In exchange for relief from economic sanctions and the release of more than $150 billion in frozen financial assets, Iran agreed to curtail its nuclear weapons program for a 10-year period.
Trump has been highly critical of the agreement and has signaled that he may decide to pull the United States out of it, as a May 12 deadline to re-certify the deal approaches.
During White House visits last month, both Macron and German Chancellor Angela Merkel urged Trump to remain in the agreement.
A Kerry spokesman said the former secretary of state disputed the notion he was engaged in criminal conduct, as Trump suggested.
“Secretary Kerry stays in touch with his former counterparts around the world just like every previous secretary of state,” the spokesman said.
“Like America’s closest allies, he believes it is important that the nuclear agreement, which took the world years to negotiate, remain effective as countries focus on stability in the region,” he added.
Some, including the Wall Street Journal’s Kimberly Strassel, noted that then-acting Attorney General Sally Yates launched a criminal investigation into former Trump national security adviser Michael Flynn in early 2017 based on his contact with a foreign government official during the presidential transition.
“At least Michael Flynn was the incoming NSA, engaged in the common practice of transition officials setting up for governance. Waiting for Sally Yates to Tweet her dismay and grave concern,” Strassel tweeted.
Judicial Watch president Tom Fitton wondered if Deputy Attorney General Rod Rosenstein will be launching a criminal investigation into Kerry’s conduct.

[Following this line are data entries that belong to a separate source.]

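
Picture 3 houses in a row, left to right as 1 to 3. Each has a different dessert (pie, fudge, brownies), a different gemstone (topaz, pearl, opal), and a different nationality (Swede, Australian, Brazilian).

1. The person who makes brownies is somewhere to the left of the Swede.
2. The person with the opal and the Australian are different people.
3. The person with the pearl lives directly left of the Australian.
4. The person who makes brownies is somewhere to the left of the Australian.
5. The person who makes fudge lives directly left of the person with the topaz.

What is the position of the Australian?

So house 3 gets pie for dessert.
So house 1 gets Brazilian for nationality.
The person who makes brownies is narrowed to house 1 or 2; consider each.
Placing it in house 2 leads to a contradiction, so it's in house 1.
That leaves fudge as the dessert for house 2.
By clue 5, the person with the topaz is in house 3.
The person with the opal is narrowed to house 1 or 2; consider each.
Placing it in house 2 leads to a contradiction, so it's in house 1.
House 2's gemstone must be pearl (nothing else left).
By clue 3, the Australian is in house 3.
House 2's nationality must be Swede (nothing else left).
So: house 1 = brownies/opal/Brazilian, house 2 = fudge/pearl/Swede, house 3 = pie/topaz/Australian.

3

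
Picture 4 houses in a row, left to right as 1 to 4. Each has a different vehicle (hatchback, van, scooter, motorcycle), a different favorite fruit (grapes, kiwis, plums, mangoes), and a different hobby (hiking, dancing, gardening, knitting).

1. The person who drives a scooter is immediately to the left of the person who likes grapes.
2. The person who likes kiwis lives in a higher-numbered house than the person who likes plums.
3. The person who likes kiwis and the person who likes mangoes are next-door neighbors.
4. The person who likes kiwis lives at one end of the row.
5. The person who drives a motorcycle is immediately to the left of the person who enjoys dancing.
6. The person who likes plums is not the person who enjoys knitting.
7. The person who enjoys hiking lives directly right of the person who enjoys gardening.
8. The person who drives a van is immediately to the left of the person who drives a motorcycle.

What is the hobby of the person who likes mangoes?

knitting

The person who likes kiwis is in house 4 (clue 4).
House 4 vehicle: only hatchback fits.
Clue 3 places the person who likes mangoes in house 3.
House 3's vehicle must be motorcycle (nothing else left).
House 1's favorite fruit must be plums (nothing else left).
The only favorite fruit still possible for house 2 is grapes.
From clue 1, the person who drives a scooter must be in house 1.
From clue 5, the person who enjoys dancing must be in house 4.
Clue 8 places the person who drives a van in house 2.
The only hobby still possible for house 1 is gardening.
Clue 7 places the person who enjoys hiking in house 2.
The only hobby still possible for house 3 is knitting.
So: house 1 = scooter/plums/gardening, house 2 = van/grapes/hiking, house 3 = motorcycle/mangoes/knitting, house 4 = hatchback/kiwis/dancing.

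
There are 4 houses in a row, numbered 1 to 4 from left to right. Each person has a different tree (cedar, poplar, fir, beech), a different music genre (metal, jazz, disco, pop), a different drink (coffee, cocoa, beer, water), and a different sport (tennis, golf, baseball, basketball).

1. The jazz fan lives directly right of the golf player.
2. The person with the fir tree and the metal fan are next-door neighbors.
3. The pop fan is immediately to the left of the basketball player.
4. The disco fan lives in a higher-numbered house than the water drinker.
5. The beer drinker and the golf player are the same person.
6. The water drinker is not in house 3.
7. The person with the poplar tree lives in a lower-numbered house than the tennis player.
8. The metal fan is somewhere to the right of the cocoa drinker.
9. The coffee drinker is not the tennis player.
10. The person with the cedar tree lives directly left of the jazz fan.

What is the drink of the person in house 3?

House 1's music genre must be pop (nothing else left).
House 4 drink: only coffee fits.
By clue 3, the basketball player is in house 2.
House 4's sport must be baseball (nothing else left).
So house 1 gets golf for sport.
House 3 sport: only tennis fits.
The jazz fan is in house 2 (clue 1).
From clue 5, the beer drinker must be in house 1.
By clue 10, the person with the cedar tree is in house 1.
The only tree still possible for house 2 is poplar.
House 2 drink: only water fits.
So house 3 gets cocoa for drink.
Clue 8: the metal fan is in house 4.
House 3 music genre: only disco fits.
The person with the fir tree is in house 3 (clue 2).
The only tree still possible for house 4 is beech.
So: house 1 = cedar/pop/beer/golf, house 2 = poplar/jazz/water/basketball, house 3 = fir/disco/cocoa/tennis, house 4 = beech/metal/coffee/baseball.

cocoa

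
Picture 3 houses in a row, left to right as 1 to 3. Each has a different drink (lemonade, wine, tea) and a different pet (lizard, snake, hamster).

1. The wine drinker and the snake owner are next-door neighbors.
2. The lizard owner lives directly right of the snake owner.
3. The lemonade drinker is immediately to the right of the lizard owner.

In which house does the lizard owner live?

Clue 3: the lemonade drinker is in house 3.
Clue 3 places the lizard owner in house 2.
The only pet still possible for house 1 is snake.
That leaves hamster as the pet for house 3.
From clue 1, the wine drinker must be in house 2.
So house 1 gets tea for drink.
So: house 1 = tea/snake, house 2 = wine/lizard, house 3 = lemonade/hamster.

2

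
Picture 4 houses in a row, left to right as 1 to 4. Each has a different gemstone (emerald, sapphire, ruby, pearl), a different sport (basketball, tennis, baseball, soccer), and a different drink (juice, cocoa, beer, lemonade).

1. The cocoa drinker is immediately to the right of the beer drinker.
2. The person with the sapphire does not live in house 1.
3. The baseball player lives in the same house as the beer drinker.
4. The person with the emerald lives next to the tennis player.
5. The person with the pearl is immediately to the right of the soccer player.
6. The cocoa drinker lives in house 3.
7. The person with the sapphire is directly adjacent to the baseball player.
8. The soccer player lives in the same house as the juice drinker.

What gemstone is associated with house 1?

Clue 6 places the cocoa drinker in house 3.
House 4's drink must be lemonade (nothing else left).
Clue 1 places the beer drinker in house 2.
By clue 3, the baseball player is in house 2.
Clue 7 places the person with the sapphire in house 3.
That leaves soccer as the sport for house 1.
The only drink still possible for house 1 is juice.
By clue 4, the tennis player is in house 3.
From clue 5, the person with the pearl must be in house 2.
That leaves ruby as the gemstone for house 1.
That leaves emerald as the gemstone for house 4.
The only sport still possible for house 4 is basketball.
So: house 1 = ruby/soccer/juice, house 2 = pearl/baseball/beer, house 3 = sapphire/tennis/cocoa, house 4 = emerald/basketball/lemonade.

ruby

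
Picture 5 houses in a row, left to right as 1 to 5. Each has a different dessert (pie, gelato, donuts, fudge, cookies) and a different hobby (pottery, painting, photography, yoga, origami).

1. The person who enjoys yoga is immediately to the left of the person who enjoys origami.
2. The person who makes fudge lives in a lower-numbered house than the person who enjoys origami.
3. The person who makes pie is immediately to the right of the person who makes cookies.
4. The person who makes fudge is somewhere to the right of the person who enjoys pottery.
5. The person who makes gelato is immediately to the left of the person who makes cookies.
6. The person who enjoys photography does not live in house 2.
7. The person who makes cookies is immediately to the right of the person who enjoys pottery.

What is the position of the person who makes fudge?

4

The person who makes cookies is narrowed to house 2 or 3 or 4; consider each.
Placing it in house 3 and house 4 leads to a contradiction, so it's in house 2.
By clue 3, the person who makes pie is in house 3.
Clue 5 places the person who makes gelato in house 1.
From clue 7, the person who enjoys pottery must be in house 1.
The only dessert still possible for house 5 is donuts.
Clue 2: the person who enjoys origami is in house 5.
That leaves fudge as the dessert for house 4.
By clue 1, the person who enjoys yoga is in house 4.
House 2 hobby: only painting fits.
So house 3 gets photography for hobby.
So: house 1 = gelato/pottery, house 2 = cookies/painting, house 3 = pie/photography, house 4 = fudge/yoga, house 5 = donuts/origami.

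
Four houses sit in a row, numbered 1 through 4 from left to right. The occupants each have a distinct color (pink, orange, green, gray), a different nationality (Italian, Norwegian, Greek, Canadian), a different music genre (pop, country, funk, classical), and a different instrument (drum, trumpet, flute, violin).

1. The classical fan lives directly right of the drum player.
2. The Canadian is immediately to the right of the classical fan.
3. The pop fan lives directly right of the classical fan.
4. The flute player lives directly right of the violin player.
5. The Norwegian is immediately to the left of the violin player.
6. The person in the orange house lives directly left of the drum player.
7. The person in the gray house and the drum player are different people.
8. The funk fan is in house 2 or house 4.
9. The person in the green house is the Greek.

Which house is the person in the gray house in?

4

House 1's music genre must be country (nothing else left).
So house 1 gets trumpet for instrument.
House 4's instrument must be flute (nothing else left).
By clue 1, the classical fan is in house 3.
By clue 1, the drum player is in house 2.
Clue 2: the Canadian is in house 4.
From clue 3, the pop fan must be in house 4.
From clue 4, the violin player must be in house 3.
By clue 5, the Norwegian is in house 2.
Clue 6 places the person in the orange house in house 1.
The only music genre still possible for house 2 is funk.
From clue 9, the person in the green house must be in house 3.
The Greek is in house 3 (clue 9).
House 2 color: only pink fits.
The only color still possible for house 4 is gray.
House 1's nationality must be Italian (nothing else left).
So: house 1 = orange/Italian/country/trumpet, house 2 = pink/Norwegian/funk/drum, house 3 = green/Greek/classical/violin, house 4 = gray/Canadian/pop/flute.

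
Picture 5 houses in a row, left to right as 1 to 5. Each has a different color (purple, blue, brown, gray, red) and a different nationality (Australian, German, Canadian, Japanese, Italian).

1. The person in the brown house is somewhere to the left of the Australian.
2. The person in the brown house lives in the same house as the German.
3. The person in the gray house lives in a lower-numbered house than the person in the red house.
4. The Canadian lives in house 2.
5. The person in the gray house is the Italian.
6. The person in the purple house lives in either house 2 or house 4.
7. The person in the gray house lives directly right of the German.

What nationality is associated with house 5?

Clue 4 places the Canadian in house 2.
The person in the gray house is in house 4 (clue 7).
From clue 7, the German must be in house 3.
House 1 nationality: only Japanese fits.
House 4's nationality must be Italian (nothing else left).
The only nationality still possible for house 5 is Australian.
By clue 2, the person in the brown house is in house 3.
Clue 3 places the person in the red house in house 5.
House 1 color: only blue fits.
House 2 color: only purple fits.
So: house 1 = blue/Japanese, house 2 = purple/Canadian, house 3 = brown/German, house 4 = gray/Italian, house 5 = red/Australian.

Australian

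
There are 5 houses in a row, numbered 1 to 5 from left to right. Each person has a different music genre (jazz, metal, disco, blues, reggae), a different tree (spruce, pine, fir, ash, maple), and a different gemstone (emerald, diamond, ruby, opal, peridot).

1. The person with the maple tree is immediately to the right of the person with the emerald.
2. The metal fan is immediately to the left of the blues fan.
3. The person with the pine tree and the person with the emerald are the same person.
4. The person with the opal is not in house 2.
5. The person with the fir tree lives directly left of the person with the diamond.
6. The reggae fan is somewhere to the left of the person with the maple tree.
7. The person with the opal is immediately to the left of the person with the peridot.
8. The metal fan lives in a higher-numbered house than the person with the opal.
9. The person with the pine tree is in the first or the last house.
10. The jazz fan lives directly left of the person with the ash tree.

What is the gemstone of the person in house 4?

The person with the pine tree is in house 1 (clue 9).
By clue 3, the person with the emerald is in house 1.
That leaves opal as the gemstone for house 3.
Clue 1 places the person with the maple tree in house 2.
From clue 6, the reggae fan must be in house 1.
By clue 7, the person with the peridot is in house 4.
Clue 8: the metal fan is in house 4.
House 2 gemstone: only ruby fits.
House 5 gemstone: only diamond fits.
Clue 2 places the blues fan in house 5.
Clue 5 places the person with the fir tree in house 4.
House 3 tree: only ash fits.
The only tree still possible for house 5 is spruce.
Clue 10 places the jazz fan in house 2.
House 3's music genre must be disco (nothing else left).
So: house 1 = reggae/pine/emerald, house 2 = jazz/maple/ruby, house 3 = disco/ash/opal, house 4 = metal/fir/peridot, house 5 = blues/spruce/diamond.

peridot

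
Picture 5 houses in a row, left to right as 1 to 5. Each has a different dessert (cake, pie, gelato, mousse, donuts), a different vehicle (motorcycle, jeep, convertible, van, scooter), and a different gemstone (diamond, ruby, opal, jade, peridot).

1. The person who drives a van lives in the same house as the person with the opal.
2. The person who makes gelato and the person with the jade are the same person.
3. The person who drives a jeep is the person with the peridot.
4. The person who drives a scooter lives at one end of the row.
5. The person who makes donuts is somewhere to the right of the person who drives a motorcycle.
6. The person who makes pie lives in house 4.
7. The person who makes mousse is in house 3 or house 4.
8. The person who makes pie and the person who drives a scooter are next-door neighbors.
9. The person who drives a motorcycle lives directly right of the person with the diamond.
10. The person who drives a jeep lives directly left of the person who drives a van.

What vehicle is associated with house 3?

jeep

Clue 6: the person who makes pie is in house 4.
Clue 8: the person who drives a scooter is in house 5.
The only dessert still possible for house 3 is mousse.
By clue 5, the person who makes donuts is in house 5.
House 5's gemstone must be ruby (nothing else left).
That leaves opal as the gemstone for house 4.
From clue 1, the person who drives a van must be in house 4.
From clue 10, the person who drives a jeep must be in house 3.
So house 1 gets convertible for vehicle.
So house 2 gets motorcycle for vehicle.
Clue 3: the person with the peridot is in house 3.
Clue 9 places the person with the diamond in house 1.
House 2 gemstone: only jade fits.
Clue 2: the person who makes gelato is in house 2.
So house 1 gets cake for dessert.
So: house 1 = cake/convertible/diamond, house 2 = gelato/motorcycle/jade, house 3 = mousse/jeep/peridot, house 4 = pie/van/opal, house 5 = donuts/scooter/ruby.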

Fact, we have a special counsel targeting @RealDonaldTrump in part due to the fanciful notion, made up by Yates/Comey/Lynch/McCabe that General Flynn violated the Logan Act. Will Mr. Rosenstein appoint a special counsel for John Kerry? https://t.co/mIZvhATpOC
— Tom Fitton (@TomFitton) May 6, 2018
The Washington Examiner’s Byron York argued in an Op-Ed late last year that Yates, an Obama administration holdover, knew it was common practice for incoming White House officials to speak with their foreign counterparts, but used the Logan Act as a pretext to target Flynn in order “to entangle the new administration in a criminal investigation as soon as it walked in the door of the White House.”
The Logan Act, passed in 1799, prohibits private citizens from acting on behalf of the United States government in disputes with foreign governments.